If you aren’t familiar, Gearlab is a Taiwan based company that produces carbon fibre GPs. The paddle arrived today looking great. I am impressed. However, there is one (seemingly small, yet very annoying) defect.
The paddle is hollow, made of a carbon fibre and fiberglass. Inside one half on my paddle, there are some flakes which fall about inside, much like a rainmaker. I have already emailed their customer service. However I am hesitant to return it, based on the wait time for and item from Taiwan. What is my best course of action?
The paddle in question:
http://store.gearlab.com.tw/store_1_1_2.html
T-joint
The T-joint appears to have an orange cap attached with a allen head cap screw. If you can open up that side of the paddle, maybe you can shake the particles out if they’re the result of drilling, for example. I assume the noise-making particles are in that end of the paddle - the other half looks open, yes?
Smoke a joint and ignore it.
Yes
It’s easy enough to ignore. On the water I wouldn’t be able to hear it. But when you pay $400 for a paddle you expect everything to perfect.
No
The other half (the one with the crumbs inside) is sealed by a similar cap, but with glue and about 6" down the inside of the shaft.
Fix it yourself
Based on your description of the cap inside the joint, it's my opinion that the most expedient thing to do is fix it yourself. Shop around for some snap-in plastic caps of a slightly smaller diameter than the one that's glued in near the end of the paddle shaft. Drill a hole in the in-place cap, and make the hole the right size that your new plastic cap will fit. Shake out the debris, glue the new cap into the drilled hole, and you are done. It should take about 10 minutes.
By the way, you may need to be inventive. Drill bits of a diameter you'd normally use to drill a pilot hole will be too short to reach in to where the existing cap is. Maybe take a long nail or a steel rod with the end sharpened to look like an arrowhead, and push it against the cap while twisting to cut an indentation that will keep your larger, longer drill bit centered when starting to drill. You could even use a sharpened steel rod as a drill bit. I've done that for long-reach situations (where there's not any great thickness to drill through, as is the case here) and it works just fine.

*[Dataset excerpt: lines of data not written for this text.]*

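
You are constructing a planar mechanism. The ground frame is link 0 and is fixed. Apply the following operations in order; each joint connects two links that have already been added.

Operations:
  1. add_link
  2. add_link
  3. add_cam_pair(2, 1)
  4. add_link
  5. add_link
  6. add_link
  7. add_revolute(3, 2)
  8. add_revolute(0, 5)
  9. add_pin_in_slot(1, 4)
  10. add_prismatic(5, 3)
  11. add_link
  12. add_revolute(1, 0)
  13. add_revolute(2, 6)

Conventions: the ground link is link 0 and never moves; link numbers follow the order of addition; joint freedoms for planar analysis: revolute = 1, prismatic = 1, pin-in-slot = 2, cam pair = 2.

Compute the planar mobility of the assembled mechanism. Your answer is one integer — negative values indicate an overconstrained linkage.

L=1 J1=0 J2=0
add link → L=2 J1=0 J2=0
add link → L=3 J1=0 J2=0
C@2,1 dof=2 J2 → L=3 J1=0 J2=1
add link → L=4 J1=0 J2=1
add link → L=5 J1=0 J2=1
add link → L=6 J1=0 J2=1
R@3,2 dof=1 J1 → L=6 J1=1 J2=1
R@0,5 dof=1 J1 → L=6 J1=2 J2=1
PS@1,4 dof=2 J2 → L=6 J1=2 J2=2
P@5,3 dof=1 J1 → L=6 J1=3 J2=2
add link → L=7 J1=3 J2=2
R@1,0 dof=1 J1 → L=7 J1=4 J2=2
R@2,6 dof=1 J1 → L=7 J1=5 J2=2
M=3(L−1)−2J1−J2=3·6−2·5−2=6

M = 6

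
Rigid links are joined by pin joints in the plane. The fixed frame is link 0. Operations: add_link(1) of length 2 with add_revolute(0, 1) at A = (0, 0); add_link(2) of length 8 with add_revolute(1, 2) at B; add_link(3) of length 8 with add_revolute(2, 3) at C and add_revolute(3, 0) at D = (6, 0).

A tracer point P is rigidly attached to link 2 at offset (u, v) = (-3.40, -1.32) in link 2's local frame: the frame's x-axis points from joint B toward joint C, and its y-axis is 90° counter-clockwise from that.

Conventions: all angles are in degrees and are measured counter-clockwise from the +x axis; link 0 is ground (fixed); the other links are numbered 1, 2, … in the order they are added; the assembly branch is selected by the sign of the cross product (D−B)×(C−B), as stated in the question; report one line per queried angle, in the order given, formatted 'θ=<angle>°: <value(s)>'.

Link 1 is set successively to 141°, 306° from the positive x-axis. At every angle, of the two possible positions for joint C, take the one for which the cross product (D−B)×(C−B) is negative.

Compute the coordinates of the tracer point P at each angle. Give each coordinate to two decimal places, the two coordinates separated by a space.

A=(0,0), D=(6.00,0)
θ=141°: B = A + 2.00·(cos141°, sin141°) = (-1.5543, 1.2586)
θ=141°: |BD| = 7.6584
θ=141°: circle(B,8.00) ∩ circle(D,8.00): a=3.8292, h=7.0240
θ=141°:   candidates: C₊=(3.3772,7.5579) cross=53.793; C₋=(1.0685,-6.2992) cross=-53.793
θ=141°:   branch - wants cross < 0 → take C=(1.0685,-6.2992) (cross=-53.793)
θ=141°: ex = (C−B)/|BC| = (0.3278,-0.9447); ey = (0.9447,0.3278)
θ=141°: P = B + -3.40·ex + -1.32·ey = (-3.9160,4.0380)
θ=306°: B = A + 2.00·(cos306°, sin306°) = (1.1756, -1.6180)
θ=306°: |BD| = 5.0885
θ=306°: circle(B,8.00) ∩ circle(D,8.00): a=2.5443, h=7.5846
θ=306°:   candidates: C₊=(1.1760,6.3820) cross=38.595; C₋=(5.9995,-8.0000) cross=-38.595
θ=306°:   branch - wants cross < 0 → take C=(5.9995,-8.0000) (cross=-38.595)
θ=306°: ex = (C−B)/|BC| = (0.6030,-0.7977); ey = (0.7977,0.6030)
θ=306°: P = B + -3.40·ex + -1.32·ey = (-1.9276,0.2983)

θ=141°: -3.92 4.04
θ=306°: -1.93 0.30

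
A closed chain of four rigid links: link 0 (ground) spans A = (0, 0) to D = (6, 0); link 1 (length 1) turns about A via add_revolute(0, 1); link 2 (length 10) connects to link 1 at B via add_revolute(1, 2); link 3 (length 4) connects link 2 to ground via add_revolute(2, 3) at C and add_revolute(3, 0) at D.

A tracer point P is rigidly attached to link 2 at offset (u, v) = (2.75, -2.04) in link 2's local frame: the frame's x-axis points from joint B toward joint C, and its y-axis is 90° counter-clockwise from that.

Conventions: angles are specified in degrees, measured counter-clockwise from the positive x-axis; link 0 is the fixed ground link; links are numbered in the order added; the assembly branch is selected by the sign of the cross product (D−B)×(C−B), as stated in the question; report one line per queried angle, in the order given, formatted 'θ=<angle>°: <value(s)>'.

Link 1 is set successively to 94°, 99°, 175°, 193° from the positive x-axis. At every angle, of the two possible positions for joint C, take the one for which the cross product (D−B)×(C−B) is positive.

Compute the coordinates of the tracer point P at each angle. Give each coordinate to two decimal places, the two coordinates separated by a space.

A=(0,0), D=(6.00,0)
θ=94°: B = A + 1.00·(cos94°, sin94°) = (-0.0698, 0.9976)
θ=94°: |BD| = 6.1512
θ=94°: circle(B,10.00) ∩ circle(D,4.00): a=9.9035, h=1.3856
θ=94°:   candidates: C₊=(9.9274,0.7587) cross=8.523; C₋=(9.4780,-1.9758) cross=-8.523
θ=94°:   branch + wants cross > 0 → take C=(9.9274,0.7587) (cross=8.523)
θ=94°: ex = (C−B)/|BC| = (0.9997,-0.0239); ey = (0.0239,0.9997)
θ=94°: P = B + 2.75·ex + -2.04·ey = (2.6307,-1.1075)
θ=99°: B = A + 1.00·(cos99°, sin99°) = (-0.1564, 0.9877)
θ=99°: |BD| = 6.2352
θ=99°: circle(B,10.00) ∩ circle(D,4.00): a=9.8536, h=1.7050
θ=99°:   candidates: C₊=(9.8428,1.1103) cross=10.631; C₋=(9.3026,-2.2567) cross=-10.631
θ=99°:   branch + wants cross > 0 → take C=(9.8428,1.1103) (cross=10.631)
θ=99°: ex = (C−B)/|BC| = (0.9999,0.0123); ey = (-0.0123,0.9999)
θ=99°: P = B + 2.75·ex + -2.04·ey = (2.6184,-1.0184)
θ=175°: B = A + 1.00·(cos175°, sin175°) = (-0.9962, 0.0872)
θ=175°: |BD| = 6.9967
θ=175°: circle(B,10.00) ∩ circle(D,4.00): a=9.5012, h=3.1189
θ=175°:   candidates: C₊=(8.5431,3.0875) cross=21.822; C₋=(8.4654,-3.1499) cross=-21.822
θ=175°:   branch + wants cross > 0 → take C=(8.5431,3.0875) (cross=21.822)
θ=175°: ex = (C−B)/|BC| = (0.9539,0.3000); ey = (-0.3000,0.9539)
θ=175°: P = B + 2.75·ex + -2.04·ey = (2.2392,-1.0338)
θ=193°: B = A + 1.00·(cos193°, sin193°) = (-0.9744, -0.2250)
θ=193°: |BD| = 6.9780
θ=193°: circle(B,10.00) ∩ circle(D,4.00): a=9.5079, h=3.0983
θ=193°:   candidates: C₊=(8.4287,3.1783) cross=21.620; C₋=(8.6285,-3.0151) cross=-21.620
θ=193°:   branch + wants cross > 0 → take C=(8.4287,3.1783) (cross=21.620)
θ=193°: ex = (C−B)/|BC| = (0.9403,0.3403); ey = (-0.3403,0.9403)
θ=193°: P = B + 2.75·ex + -2.04·ey = (2.3057,-1.2073)

θ=94°: 2.63 -1.11
θ=99°: 2.62 -1.02
θ=175°: 2.24 -1.03
θ=193°: 2.31 -1.21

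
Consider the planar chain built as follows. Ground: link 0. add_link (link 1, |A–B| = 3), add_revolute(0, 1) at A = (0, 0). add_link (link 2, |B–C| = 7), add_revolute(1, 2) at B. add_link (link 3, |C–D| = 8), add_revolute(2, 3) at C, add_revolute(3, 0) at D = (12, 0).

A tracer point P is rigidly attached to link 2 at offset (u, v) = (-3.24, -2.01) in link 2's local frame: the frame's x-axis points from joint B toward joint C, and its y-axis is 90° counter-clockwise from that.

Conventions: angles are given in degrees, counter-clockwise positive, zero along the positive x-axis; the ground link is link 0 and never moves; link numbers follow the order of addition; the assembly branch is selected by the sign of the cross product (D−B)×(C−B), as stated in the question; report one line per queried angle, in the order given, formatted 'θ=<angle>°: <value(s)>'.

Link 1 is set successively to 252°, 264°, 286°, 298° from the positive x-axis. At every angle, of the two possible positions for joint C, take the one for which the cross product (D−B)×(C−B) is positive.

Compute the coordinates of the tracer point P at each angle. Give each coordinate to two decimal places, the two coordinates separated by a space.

A=(0,0), D=(12.00,0)
θ=252°: B = A + 3.00·(cos252°, sin252°) = (-0.9271, -2.8532)
θ=252°: |BD| = 13.2382
θ=252°: circle(B,7.00) ∩ circle(D,8.00): a=6.0525, h=3.5166
θ=252°:   candidates: C₊=(4.2253,1.8853) cross=46.554; C₋=(5.7412,-4.9827) cross=-46.554
θ=252°:   branch + wants cross > 0 → take C=(4.2253,1.8853) (cross=46.554)
θ=252°: ex = (C−B)/|BC| = (0.7361,0.6769); ey = (-0.6769,0.7361)
θ=252°: P = B + -3.24·ex + -2.01·ey = (-1.9512,-6.5259)
θ=264°: B = A + 3.00·(cos264°, sin264°) = (-0.3136, -2.9836)
θ=264°: |BD| = 12.6699
θ=264°: circle(B,7.00) ∩ circle(D,8.00): a=5.7430, h=4.0023
θ=264°:   candidates: C₊=(4.3254,2.2585) cross=50.708; C₋=(6.2104,-5.5209) cross=-50.708
θ=264°:   branch + wants cross > 0 → take C=(4.3254,2.2585) (cross=50.708)
θ=264°: ex = (C−B)/|BC| = (0.6627,0.7489); ey = (-0.7489,0.6627)
θ=264°: P = B + -3.24·ex + -2.01·ey = (-0.9556,-6.7420)
θ=286°: B = A + 3.00·(cos286°, sin286°) = (0.8269, -2.8838)
θ=286°: |BD| = 11.5392
θ=286°: circle(B,7.00) ∩ circle(D,8.00): a=5.1197, h=4.7738
θ=286°:   candidates: C₊=(4.5911,3.0180) cross=55.086; C₋=(6.9771,-6.2266) cross=-55.086
θ=286°:   branch + wants cross > 0 → take C=(4.5911,3.0180) (cross=55.086)
θ=286°: ex = (C−B)/|BC| = (0.5377,0.8431); ey = (-0.8431,0.5377)
θ=286°: P = B + -3.24·ex + -2.01·ey = (0.7793,-6.6963)
θ=298°: B = A + 3.00·(cos298°, sin298°) = (1.4084, -2.6488)
θ=298°: |BD| = 10.9178
θ=298°: circle(B,7.00) ∩ circle(D,8.00): a=4.7719, h=5.1214
θ=298°:   candidates: C₊=(4.7952,3.4773) cross=55.914; C₋=(7.2803,-6.4595) cross=-55.914
θ=298°:   branch + wants cross > 0 → take C=(4.7952,3.4773) (cross=55.914)
θ=298°: ex = (C−B)/|BC| = (0.4838,0.8752); ey = (-0.8752,0.4838)
θ=298°: P = B + -3.24·ex + -2.01·ey = (1.5999,-6.4569)

θ=252°: -1.95 -6.53
θ=264°: -0.96 -6.74
θ=286°: 0.78 -6.70
θ=298°: 1.60 -6.46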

And here's another idea. Drill a small hole in the cap, inject about a half-teaspoon of glue having a watery consistency in through the hole, cap the hole, and turn the shaft on end, shake it around a bit, then leave in sitting in that up-ended position until the glue sets. The rattling pieces should end up being stuck in the glue.
that was good
Last solution was easy and simple.
Issue resolved.
Contacted Gearlab about the matter. They offered to replace the paddle or refund 20% of its price ($70). I went with the $70. What customer service!